As to the applicable contractual provisions, the court agrees with
CLI that the August 15, 1994 Liquidating Agreement was amended by
the March 2001 amendment which provided that in the event that the
claim was adjudicated separately, any amounts collected from the
authority would be distributed to the party whose claim had been
adjudicated specifically. Moreover, the United States District
Court for the District of Puerto Rico agreed with Appellee CLI that
the Bankruptcy Court during the June 14, 2017 hearing stated that
the footnote in Exhibit B of the Supplement to the Plan's Schedule
incorporates by reference in the Plan the entire Liquidating
Agreement of August 15, 1994, as amended in 2001 and is binding on
Appellant. The court agrees that Lord's claim was allocated
separately as a subcontractor claim and was allocated the amount of
$1,746,085.00 pursuant to the Court's August 31, 2009 Decision and
Order.

The court notes that unlike the August 31, 2009 Decision and Order
which included and itemized Lord and Remodelco's pass through
claims as a component of the total principal awarded under the PR-2
Mayaguez Project claim, the subsequent Opinion and Orders that have
dealt with the issue of prejudgment and post judgment interest have
calculated the interest using the total principal awarded by
project. Thus, there is no specific allocation or itemization to
the prejudgment and postjudgment interest pertaining to the
subcontractor claims (Lord and Remodelco's pass through claims)
which form part of the total principal awarded of the PR-2 Mayaguez
project.

The court agrees with CLI that for more than 12 years the Debtor
pursued Lord's pass through claim, paid on July 16, 2012, the
principal amount awarded of such claim under the Plan following the
provisions of the Liquidating Agreement, as amended in March 2001,
regarding payment of the claim based on the specific allocation of
the same which was in conformity with the first paragraph of the
2001 amendment. The court also adopts CLI's legal analysis
regarding Lord's net interest allocation and agrees with CLI that
the percentage that was allocated to Lord was 18.94% and that the
interest allocated to Lord should be 18.94% of the total amount of
$8,833,134.62 which results in $1,672,995.70 minus 10% legal fees
($167,299.57) and $137,934.06 in administrative expenses resulting
in the net interest amount due to CLI of $1,367,762.07. The court
notes that the Debtor in its Motion in Compliance with Order at
Docket No. 2652 failed to provide any legal basis for CLI's
interest computation (Docket No. 2667). Therefore, CLI's legal
analysis for its interest component stands unopposed.

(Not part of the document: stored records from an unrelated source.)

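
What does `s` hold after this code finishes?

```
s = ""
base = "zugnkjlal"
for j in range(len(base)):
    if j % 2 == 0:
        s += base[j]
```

'zgkll'

j=0: add 'z' → 'z'
j=1: skip
j=2: add 'g' → 'zg'
j=3: skip
j=4: add 'k' → 'zgk'
j=5: skip
j=6: add 'l' → 'zgkl'
j=7: skip
j=8: add 'l' → 'zgkll'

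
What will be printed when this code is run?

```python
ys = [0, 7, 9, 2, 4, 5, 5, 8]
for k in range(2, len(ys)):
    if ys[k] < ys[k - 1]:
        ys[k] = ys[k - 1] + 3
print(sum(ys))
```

k=2: 9>=7, unchanged → [0, 7, 9, 2, 4, 5, 5, 8]
k=3: 2<9, ys[3] = 9+3 = 12 → [0, 7, 9, 12, 4, 5, 5, 8]
k=4: 4<12, ys[4] = 12+3 = 15 → [0, 7, 9, 12, 15, 5, 5, 8]
k=5: 5<15, ys[5] = 15+3 = 18 → [0, 7, 9, 12, 15, 18, 5, 8]
k=6: 5<18, ys[6] = 18+3 = 21 → [0, 7, 9, 12, 15, 18, 21, 8]
k=7: 8<21, ys[7] = 21+3 = 24 → [0, 7, 9, 12, 15, 18, 21, 24]
sum = 106

106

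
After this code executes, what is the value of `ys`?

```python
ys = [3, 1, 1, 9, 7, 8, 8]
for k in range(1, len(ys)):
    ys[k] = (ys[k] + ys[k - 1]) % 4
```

k=1: ys[1] = (1+3)%4 = 0 → [3, 0, 1, 9, 7, 8, 8]
k=2: ys[2] = (1+0)%4 = 1 → [3, 0, 1, 9, 7, 8, 8]
k=3: ys[3] = (9+1)%4 = 2 → [3, 0, 1, 2, 7, 8, 8]
k=4: ys[4] = (7+2)%4 = 1 → [3, 0, 1, 2, 1, 8, 8]
k=5: ys[5] = (8+1)%4 = 1 → [3, 0, 1, 2, 1, 1, 8]
k=6: ys[6] = (8+1)%4 = 1 → [3, 0, 1, 2, 1, 1, 1]

[3, 0, 1, 2, 1, 1, 1]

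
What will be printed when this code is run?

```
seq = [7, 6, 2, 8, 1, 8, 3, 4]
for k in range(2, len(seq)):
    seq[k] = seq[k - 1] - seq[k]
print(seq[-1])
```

k=2: seq[2] = 6-2 = 4 → [7, 6, 4, 8, 1, 8, 3, 4]
k=3: seq[3] = 4-8 = -4 → [7, 6, 4, -4, 1, 8, 3, 4]
k=4: seq[4] = (-4)-1 = -5 → [7, 6, 4, -4, -5, 8, 3, 4]
k=5: seq[5] = (-5)-8 = -13 → [7, 6, 4, -4, -5, -13, 3, 4]
k=6: seq[6] = (-13)-3 = -16 → [7, 6, 4, -4, -5, -13, -16, 4]
k=7: seq[7] = (-16)-4 = -20 → [7, 6, 4, -4, -5, -13, -16, -20]

-20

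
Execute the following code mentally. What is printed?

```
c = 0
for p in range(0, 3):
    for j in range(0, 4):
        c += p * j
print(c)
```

18

p=0,j=0: c = 0+0 = 0
p=0,j=1: c = 0+0 = 0
p=0,j=2: c = 0+0 = 0
p=0,j=3: c = 0+0 = 0
p=1,j=0: c = 0+0 = 0
p=1,j=1: c = 0+1 = 1
p=1,j=2: c = 1+2 = 3
p=1,j=3: c = 3+3 = 6
p=2,j=0: c = 6+0 = 6
p=2,j=1: c = 6+2 = 8
p=2,j=2: c = 8+4 = 12
p=2,j=3: c = 12+6 = 18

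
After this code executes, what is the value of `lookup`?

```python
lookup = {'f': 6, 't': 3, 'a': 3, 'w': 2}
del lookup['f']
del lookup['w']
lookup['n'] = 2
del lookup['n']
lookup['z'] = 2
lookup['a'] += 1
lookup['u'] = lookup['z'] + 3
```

del 'f' → {'t': 3, 'a': 3, 'w': 2}
del 'w' → {'t': 3, 'a': 3}
lookup['n'] = 2 → {'t': 3, 'a': 3, 'n': 2}
del 'n' → {'t': 3, 'a': 3}
lookup['z'] = 2 → {'t': 3, 'a': 3, 'z': 2}
lookup['a'] = 3+1 = 4 → {'t': 3, 'a': 4, 'z': 2}
lookup['u'] = lookup['z']+3 = 5 → {'t': 3, 'a': 4, 'z': 2, 'u': 5}

{'t': 3, 'a': 4, 'z': 2, 'u': 5}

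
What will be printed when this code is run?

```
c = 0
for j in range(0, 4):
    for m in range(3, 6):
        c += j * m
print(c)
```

72

j=0,m=3: c = 0+0 = 0
j=0,m=4: c = 0+0 = 0
j=0,m=5: c = 0+0 = 0
j=1,m=3: c = 0+3 = 3
j=1,m=4: c = 3+4 = 7
j=1,m=5: c = 7+5 = 12
j=2,m=3: c = 12+6 = 18
j=2,m=4: c = 18+8 = 26
j=2,m=5: c = 26+10 = 36
j=3,m=3: c = 36+9 = 45
j=3,m=4: c = 45+12 = 57
j=3,m=5: c = 57+15 = 72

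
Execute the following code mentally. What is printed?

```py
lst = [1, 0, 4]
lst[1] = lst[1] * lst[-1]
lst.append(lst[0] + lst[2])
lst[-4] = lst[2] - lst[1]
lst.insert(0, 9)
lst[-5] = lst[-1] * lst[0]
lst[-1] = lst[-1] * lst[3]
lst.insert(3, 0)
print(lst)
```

lst[1] = lst[1]*lst[-1] = 0*4 = 0 → [1, 0, 4]
append lst[0]+lst[2] = 1+4 = 5 → [1, 0, 4, 5]
lst[-4] = lst[2]-lst[1] = 4-0 = 4 → [4, 0, 4, 5]
insert 9 at 0 → [9, 4, 0, 4, 5]
lst[-5] = lst[-1]*lst[0] = 5*9 = 45 → [45, 4, 0, 4, 5]
lst[-1] = lst[-1]*lst[3] = 5*4 = 20 → [45, 4, 0, 4, 20]
insert 0 at 3 → [45, 4, 0, 0, 4, 20]

[45, 4, 0, 0, 4, 20]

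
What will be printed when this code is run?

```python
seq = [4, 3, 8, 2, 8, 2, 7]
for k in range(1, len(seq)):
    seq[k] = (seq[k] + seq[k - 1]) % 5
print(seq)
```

[4, 2, 0, 2, 0, 2, 4]

k=1: seq[1] = (3+4)%5 = 2 → [4, 2, 8, 2, 8, 2, 7]
k=2: seq[2] = (8+2)%5 = 0 → [4, 2, 0, 2, 8, 2, 7]
k=3: seq[3] = (2+0)%5 = 2 → [4, 2, 0, 2, 8, 2, 7]
k=4: seq[4] = (8+2)%5 = 0 → [4, 2, 0, 2, 0, 2, 7]
k=5: seq[5] = (2+0)%5 = 2 → [4, 2, 0, 2, 0, 2, 7]
k=6: seq[6] = (7+2)%5 = 4 → [4, 2, 0, 2, 0, 2, 4]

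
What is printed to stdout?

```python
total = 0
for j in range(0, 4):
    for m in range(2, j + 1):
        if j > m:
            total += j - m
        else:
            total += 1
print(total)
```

j=2,m=2: not 2>2, total = 0+1 = 1
j=3,m=2: 3>2, total = 1+1 = 2
j=3,m=3: not 3>3, total = 2+1 = 3

3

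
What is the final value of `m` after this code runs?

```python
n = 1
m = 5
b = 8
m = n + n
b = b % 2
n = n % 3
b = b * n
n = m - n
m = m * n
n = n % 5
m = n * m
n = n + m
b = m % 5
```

m = 1+1 = 2
b = 8%2 = 0
n = 1%3 = 1
b = 0*1 = 0
n = 2-1 = 1
m = 2*1 = 2
n = 1%5 = 1
m = 1*2 = 2
n = 1+2 = 3
b = 2%5 = 2

2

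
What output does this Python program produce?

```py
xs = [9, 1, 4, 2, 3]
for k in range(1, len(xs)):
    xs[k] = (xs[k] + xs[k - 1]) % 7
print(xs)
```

k=1: xs[1] = (1+9)%7 = 3 → [9, 3, 4, 2, 3]
k=2: xs[2] = (4+3)%7 = 0 → [9, 3, 0, 2, 3]
k=3: xs[3] = (2+0)%7 = 2 → [9, 3, 0, 2, 3]
k=4: xs[4] = (3+2)%7 = 5 → [9, 3, 0, 2, 5]

[9, 3, 0, 2, 5]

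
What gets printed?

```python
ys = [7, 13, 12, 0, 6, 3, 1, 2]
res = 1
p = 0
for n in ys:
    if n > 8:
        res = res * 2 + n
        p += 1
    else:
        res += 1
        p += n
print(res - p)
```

n=7: not >8, res = 1+1 = 2; p=7
n=13: >8, res = 2*2+13 = 17; p=8
n=12: >8, res = 17*2+12 = 46; p=9
n=0: not >8, res = 46+1 = 47; p=9
n=6: not >8, res = 47+1 = 48; p=15
n=3: not >8, res = 48+1 = 49; p=18
n=1: not >8, res = 49+1 = 50; p=19
n=2: not >8, res = 50+1 = 51; p=21
res-p = 51-21 = 30

30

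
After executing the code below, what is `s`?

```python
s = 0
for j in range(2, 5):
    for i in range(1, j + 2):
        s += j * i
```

102

j=2,i=1: s = 0+2 = 2
j=2,i=2: s = 2+4 = 6
j=2,i=3: s = 6+6 = 12
j=3,i=1: s = 12+3 = 15
j=3,i=2: s = 15+6 = 21
j=3,i=3: s = 21+9 = 30
j=3,i=4: s = 30+12 = 42
j=4,i=1: s = 42+4 = 46
j=4,i=2: s = 46+8 = 54
j=4,i=3: s = 54+12 = 66
j=4,i=4: s = 66+16 = 82
j=4,i=5: s = 82+20 = 102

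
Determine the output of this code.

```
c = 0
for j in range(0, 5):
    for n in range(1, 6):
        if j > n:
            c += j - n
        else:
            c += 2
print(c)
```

48

j=0,n=1: not 0>1, c = 0+2 = 2
j=0,n=2: not 0>2, c = 2+2 = 4
j=0,n=3: not 0>3, c = 4+2 = 6
j=0,n=4: not 0>4, c = 6+2 = 8
j=0,n=5: not 0>5, c = 8+2 = 10
j=1,n=1: not 1>1, c = 10+2 = 12
j=1,n=2: not 1>2, c = 12+2 = 14
j=1,n=3: not 1>3, c = 14+2 = 16
j=1,n=4: not 1>4, c = 16+2 = 18
j=1,n=5: not 1>5, c = 18+2 = 20
j=2,n=1: 2>1, c = 20+1 = 21
j=2,n=2: not 2>2, c = 21+2 = 23
j=2,n=3: not 2>3, c = 23+2 = 25
j=2,n=4: not 2>4, c = 25+2 = 27
j=2,n=5: not 2>5, c = 27+2 = 29
j=3,n=1: 3>1, c = 29+2 = 31
j=3,n=2: 3>2, c = 31+1 = 32
j=3,n=3: not 3>3, c = 32+2 = 34
j=3,n=4: not 3>4, c = 34+2 = 36
j=3,n=5: not 3>5, c = 36+2 = 38
j=4,n=1: 4>1, c = 38+3 = 41
j=4,n=2: 4>2, c = 41+2 = 43
j=4,n=3: 4>3, c = 43+1 = 44
j=4,n=4: not 4>4, c = 44+2 = 46
j=4,n=5: not 4>5, c = 46+2 = 48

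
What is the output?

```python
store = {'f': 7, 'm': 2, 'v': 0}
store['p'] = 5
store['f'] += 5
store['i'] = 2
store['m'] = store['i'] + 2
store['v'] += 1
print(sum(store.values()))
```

24

store['p'] = 5 → {'f': 7, 'm': 2, 'v': 0, 'p': 5}
store['f'] = 7+5 = 12 → {'f': 12, 'm': 2, 'v': 0, 'p': 5}
store['i'] = 2 → {'f': 12, 'm': 2, 'v': 0, 'p': 5, 'i': 2}
store['m'] = store['i']+2 = 4 → {'f': 12, 'm': 4, 'v': 0, 'p': 5, 'i': 2}
store['v'] = 0+1 = 1 → {'f': 12, 'm': 4, 'v': 1, 'p': 5, 'i': 2}
sum of values = 24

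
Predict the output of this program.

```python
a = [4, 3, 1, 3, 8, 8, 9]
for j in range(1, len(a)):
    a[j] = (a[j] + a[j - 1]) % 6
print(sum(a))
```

16

j=1: a[1] = (3+4)%6 = 1 → [4, 1, 1, 3, 8, 8, 9]
j=2: a[2] = (1+1)%6 = 2 → [4, 1, 2, 3, 8, 8, 9]
j=3: a[3] = (3+2)%6 = 5 → [4, 1, 2, 5, 8, 8, 9]
j=4: a[4] = (8+5)%6 = 1 → [4, 1, 2, 5, 1, 8, 9]
j=5: a[5] = (8+1)%6 = 3 → [4, 1, 2, 5, 1, 3, 9]
j=6: a[6] = (9+3)%6 = 0 → [4, 1, 2, 5, 1, 3, 0]
sum = 16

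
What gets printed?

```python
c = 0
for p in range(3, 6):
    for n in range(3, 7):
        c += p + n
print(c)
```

102

p=3,n=3: c = 0+6 = 6
p=3,n=4: c = 6+7 = 13
p=3,n=5: c = 13+8 = 21
p=3,n=6: c = 21+9 = 30
p=4,n=3: c = 30+7 = 37
p=4,n=4: c = 37+8 = 45
p=4,n=5: c = 45+9 = 54
p=4,n=6: c = 54+10 = 64
p=5,n=3: c = 64+8 = 72
p=5,n=4: c = 72+9 = 81
p=5,n=5: c = 81+10 = 91
p=5,n=6: c = 91+11 = 102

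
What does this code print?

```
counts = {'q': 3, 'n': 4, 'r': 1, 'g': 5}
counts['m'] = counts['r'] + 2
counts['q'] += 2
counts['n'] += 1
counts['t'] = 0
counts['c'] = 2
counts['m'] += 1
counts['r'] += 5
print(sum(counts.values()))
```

27

counts['m'] = counts['r']+2 = 3 → {'q': 3, 'n': 4, 'r': 1, 'g': 5, 'm': 3}
counts['q'] = 3+2 = 5 → {'q': 5, 'n': 4, 'r': 1, 'g': 5, 'm': 3}
counts['n'] = 4+1 = 5 → {'q': 5, 'n': 5, 'r': 1, 'g': 5, 'm': 3}
counts['t'] = 0 → {'q': 5, 'n': 5, 'r': 1, 'g': 5, 'm': 3, 't': 0}
counts['c'] = 2 → {'q': 5, 'n': 5, 'r': 1, 'g': 5, 'm': 3, 't': 0, 'c': 2}
counts['m'] = 3+1 = 4 → {'q': 5, 'n': 5, 'r': 1, 'g': 5, 'm': 4, 't': 0, 'c': 2}
counts['r'] = 1+5 = 6 → {'q': 5, 'n': 5, 'r': 6, 'g': 5, 'm': 4, 't': 0, 'c': 2}
sum of values = 27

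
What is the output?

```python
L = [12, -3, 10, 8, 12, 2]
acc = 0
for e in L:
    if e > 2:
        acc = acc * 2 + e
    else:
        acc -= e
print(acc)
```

e=12: >2, acc = 0*2+12 = 12
e=-3: not >2, acc = 12-(-3) = 15
e=10: >2, acc = 15*2+10 = 40
e=8: >2, acc = 40*2+8 = 88
e=12: >2, acc = 88*2+12 = 188
e=2: not >2, acc = 188-2 = 186

186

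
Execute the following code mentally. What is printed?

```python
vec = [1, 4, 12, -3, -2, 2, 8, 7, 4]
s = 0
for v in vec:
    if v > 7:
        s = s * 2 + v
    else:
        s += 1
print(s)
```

48

v=1: not >7, s = 0+1 = 1
v=4: not >7, s = 1+1 = 2
v=12: >7, s = 2*2+12 = 16
v=-3: not >7, s = 16+1 = 17
v=-2: not >7, s = 17+1 = 18
v=2: not >7, s = 18+1 = 19
v=8: >7, s = 19*2+8 = 46
v=7: not >7, s = 46+1 = 47
v=4: not >7, s = 47+1 = 48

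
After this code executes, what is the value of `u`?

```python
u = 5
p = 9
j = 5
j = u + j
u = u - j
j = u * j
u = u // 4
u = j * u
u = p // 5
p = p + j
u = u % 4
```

j = 5+5 = 10
u = 5-10 = -5
j = (-5)*10 = -50
u = (-5)//4 = -2
u = (-50)*(-2) = 100
u = 9//5 = 1
p = 9+(-50) = -41
u = 1%4 = 1

1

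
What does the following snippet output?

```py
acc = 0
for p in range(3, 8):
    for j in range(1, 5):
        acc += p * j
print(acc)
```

250

p=3,j=1: acc = 0+3 = 3
p=3,j=2: acc = 3+6 = 9
p=3,j=3: acc = 9+9 = 18
p=3,j=4: acc = 18+12 = 30
p=4,j=1: acc = 30+4 = 34
p=4,j=2: acc = 34+8 = 42
p=4,j=3: acc = 42+12 = 54
p=4,j=4: acc = 54+16 = 70
p=5,j=1: acc = 70+5 = 75
p=5,j=2: acc = 75+10 = 85
p=5,j=3: acc = 85+15 = 100
p=5,j=4: acc = 100+20 = 120
p=6,j=1: acc = 120+6 = 126
p=6,j=2: acc = 126+12 = 138
p=6,j=3: acc = 138+18 = 156
p=6,j=4: acc = 156+24 = 180
p=7,j=1: acc = 180+7 = 187
p=7,j=2: acc = 187+14 = 201
p=7,j=3: acc = 201+21 = 222
p=7,j=4: acc = 222+28 = 250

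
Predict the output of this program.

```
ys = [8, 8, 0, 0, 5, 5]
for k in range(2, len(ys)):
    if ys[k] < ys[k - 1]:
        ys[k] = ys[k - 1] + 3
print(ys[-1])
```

k=2: 0<8, ys[2] = 8+3 = 11 → [8, 8, 11, 0, 5, 5]
k=3: 0<11, ys[3] = 11+3 = 14 → [8, 8, 11, 14, 5, 5]
k=4: 5<14, ys[4] = 14+3 = 17 → [8, 8, 11, 14, 17, 5]
k=5: 5<17, ys[5] = 17+3 = 20 → [8, 8, 11, 14, 17, 20]

20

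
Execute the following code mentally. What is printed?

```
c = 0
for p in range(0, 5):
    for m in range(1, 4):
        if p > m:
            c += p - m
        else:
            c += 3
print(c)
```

p=0,m=1: not 0>1, c = 0+3 = 3
p=0,m=2: not 0>2, c = 3+3 = 6
p=0,m=3: not 0>3, c = 6+3 = 9
p=1,m=1: not 1>1, c = 9+3 = 12
p=1,m=2: not 1>2, c = 12+3 = 15
p=1,m=3: not 1>3, c = 15+3 = 18
p=2,m=1: 2>1, c = 18+1 = 19
p=2,m=2: not 2>2, c = 19+3 = 22
p=2,m=3: not 2>3, c = 22+3 = 25
p=3,m=1: 3>1, c = 25+2 = 27
p=3,m=2: 3>2, c = 27+1 = 28
p=3,m=3: not 3>3, c = 28+3 = 31
p=4,m=1: 4>1, c = 31+3 = 34
p=4,m=2: 4>2, c = 34+2 = 36
p=4,m=3: 4>3, c = 36+1 = 37

37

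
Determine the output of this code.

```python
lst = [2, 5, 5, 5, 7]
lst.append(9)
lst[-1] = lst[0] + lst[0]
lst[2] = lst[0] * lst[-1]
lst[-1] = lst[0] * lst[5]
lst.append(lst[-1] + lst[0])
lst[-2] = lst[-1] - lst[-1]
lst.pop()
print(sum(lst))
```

append 9 → [2, 5, 5, 5, 7, 9]
lst[-1] = lst[0]+lst[0] = 2+2 = 4 → [2, 5, 5, 5, 7, 4]
lst[2] = lst[0]*lst[-1] = 2*4 = 8 → [2, 5, 8, 5, 7, 4]
lst[-1] = lst[0]*lst[5] = 2*4 = 8 → [2, 5, 8, 5, 7, 8]
append lst[-1]+lst[0] = 8+2 = 10 → [2, 5, 8, 5, 7, 8, 10]
lst[-2] = lst[-1]-lst[-1] = 10-10 = 0 → [2, 5, 8, 5, 7, 0, 10]
pop() removes 10 → [2, 5, 8, 5, 7, 0]
sum = 27

27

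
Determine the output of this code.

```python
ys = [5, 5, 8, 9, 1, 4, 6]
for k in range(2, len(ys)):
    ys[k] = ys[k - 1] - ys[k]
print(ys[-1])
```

k=2: ys[2] = 5-8 = -3 → [5, 5, -3, 9, 1, 4, 6]
k=3: ys[3] = (-3)-9 = -12 → [5, 5, -3, -12, 1, 4, 6]
k=4: ys[4] = (-12)-1 = -13 → [5, 5, -3, -12, -13, 4, 6]
k=5: ys[5] = (-13)-4 = -17 → [5, 5, -3, -12, -13, -17, 6]
k=6: ys[6] = (-17)-6 = -23 → [5, 5, -3, -12, -13, -17, -23]

-23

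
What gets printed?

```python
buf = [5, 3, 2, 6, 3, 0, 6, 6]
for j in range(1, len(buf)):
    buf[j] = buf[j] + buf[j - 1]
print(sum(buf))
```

133

j=1: buf[1] = 3+5 = 8 → [5, 8, 2, 6, 3, 0, 6, 6]
j=2: buf[2] = 2+8 = 10 → [5, 8, 10, 6, 3, 0, 6, 6]
j=3: buf[3] = 6+10 = 16 → [5, 8, 10, 16, 3, 0, 6, 6]
j=4: buf[4] = 3+16 = 19 → [5, 8, 10, 16, 19, 0, 6, 6]
j=5: buf[5] = 0+19 = 19 → [5, 8, 10, 16, 19, 19, 6, 6]
j=6: buf[6] = 6+19 = 25 → [5, 8, 10, 16, 19, 19, 25, 6]
j=7: buf[7] = 6+25 = 31 → [5, 8, 10, 16, 19, 19, 25, 31]
sum = 133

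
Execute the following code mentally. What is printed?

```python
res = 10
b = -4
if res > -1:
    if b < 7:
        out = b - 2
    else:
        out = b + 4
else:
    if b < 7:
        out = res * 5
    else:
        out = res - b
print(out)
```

-6

res=10, b=-4
res > -1 is True; b < 7 is True
→ out = b - 2 = -6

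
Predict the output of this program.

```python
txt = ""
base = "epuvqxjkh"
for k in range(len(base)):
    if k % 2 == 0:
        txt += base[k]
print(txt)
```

k=0: add 'e' → 'e'
k=1: skip
k=2: add 'u' → 'eu'
k=3: skip
k=4: add 'q' → 'euq'
k=5: skip
k=6: add 'j' → 'euqj'
k=7: skip
k=8: add 'h' → 'euqjh'

euqjh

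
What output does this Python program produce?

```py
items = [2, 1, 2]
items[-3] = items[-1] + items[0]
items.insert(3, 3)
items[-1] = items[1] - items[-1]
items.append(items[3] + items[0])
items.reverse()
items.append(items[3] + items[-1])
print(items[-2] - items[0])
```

items[-3] = items[-1]+items[0] = 2+2 = 4 → [4, 1, 2]
insert 3 at 3 → [4, 1, 2, 3]
items[-1] = items[1]-items[-1] = 1-3 = -2 → [4, 1, 2, -2]
append items[3]+items[0] = (-2)+4 = 2 → [4, 1, 2, -2, 2]
reverse → [2, -2, 2, 1, 4]
append items[3]+items[-1] = 1+4 = 5 → [2, -2, 2, 1, 4, 5]
items[-2]-items[0] = 4-2 = 2

2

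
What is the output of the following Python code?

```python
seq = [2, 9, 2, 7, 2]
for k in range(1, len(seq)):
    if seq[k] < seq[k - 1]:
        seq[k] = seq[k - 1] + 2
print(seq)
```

k=1: 9>=2, unchanged → [2, 9, 2, 7, 2]
k=2: 2<9, seq[2] = 9+2 = 11 → [2, 9, 11, 7, 2]
k=3: 7<11, seq[3] = 11+2 = 13 → [2, 9, 11, 13, 2]
k=4: 2<13, seq[4] = 13+2 = 15 → [2, 9, 11, 13, 15]

[2, 9, 11, 13, 15]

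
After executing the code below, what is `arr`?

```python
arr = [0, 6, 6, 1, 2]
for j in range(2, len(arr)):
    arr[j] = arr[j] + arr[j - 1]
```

[0, 6, 12, 13, 15]

j=2: arr[2] = 6+6 = 12 → [0, 6, 12, 1, 2]
j=3: arr[3] = 1+12 = 13 → [0, 6, 12, 13, 2]
j=4: arr[4] = 2+13 = 15 → [0, 6, 12, 13, 15]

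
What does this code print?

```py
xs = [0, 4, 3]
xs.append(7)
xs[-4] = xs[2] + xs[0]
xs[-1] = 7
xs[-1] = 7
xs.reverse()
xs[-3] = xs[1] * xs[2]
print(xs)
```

[7, 12, 4, 3]

append 7 → [0, 4, 3, 7]
xs[-4] = xs[2]+xs[0] = 3+0 = 3 → [3, 4, 3, 7]
xs[-1] = 7 → [3, 4, 3, 7]
xs[-1] = 7 → [3, 4, 3, 7]
reverse → [7, 3, 4, 3]
xs[-3] = xs[1]*xs[2] = 3*4 = 12 → [7, 12, 4, 3]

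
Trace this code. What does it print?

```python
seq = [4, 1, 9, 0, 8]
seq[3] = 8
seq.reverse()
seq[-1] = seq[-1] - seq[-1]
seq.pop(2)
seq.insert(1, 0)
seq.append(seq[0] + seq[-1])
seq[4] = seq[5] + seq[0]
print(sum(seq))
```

seq[3] = 8 → [4, 1, 9, 8, 8]
reverse → [8, 8, 9, 1, 4]
seq[-1] = seq[-1]-seq[-1] = 4-4 = 0 → [8, 8, 9, 1, 0]
pop(2) removes 9 → [8, 8, 1, 0]
insert 0 at 1 → [8, 0, 8, 1, 0]
append seq[0]+seq[-1] = 8+0 = 8 → [8, 0, 8, 1, 0, 8]
seq[4] = seq[5]+seq[0] = 8+8 = 16 → [8, 0, 8, 1, 16, 8]
sum = 41

41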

A full-text copy of the Opinion and Order dated January 27, 2022,
is available at https://tinyurl.com/2p9x3htp from Leagle.com.

Redondo Construction Corporation has been in the construction
business for 30 years, and worked on many public and government
projects.  Redondo filed for chapter 11 protection (Bankr. D.P.R.
Case No. 02-02887) on March 19, 2002, and the Bankruptcy Court
confirmed the Debtor's chapter 11 plan on Oct. 6, 2005.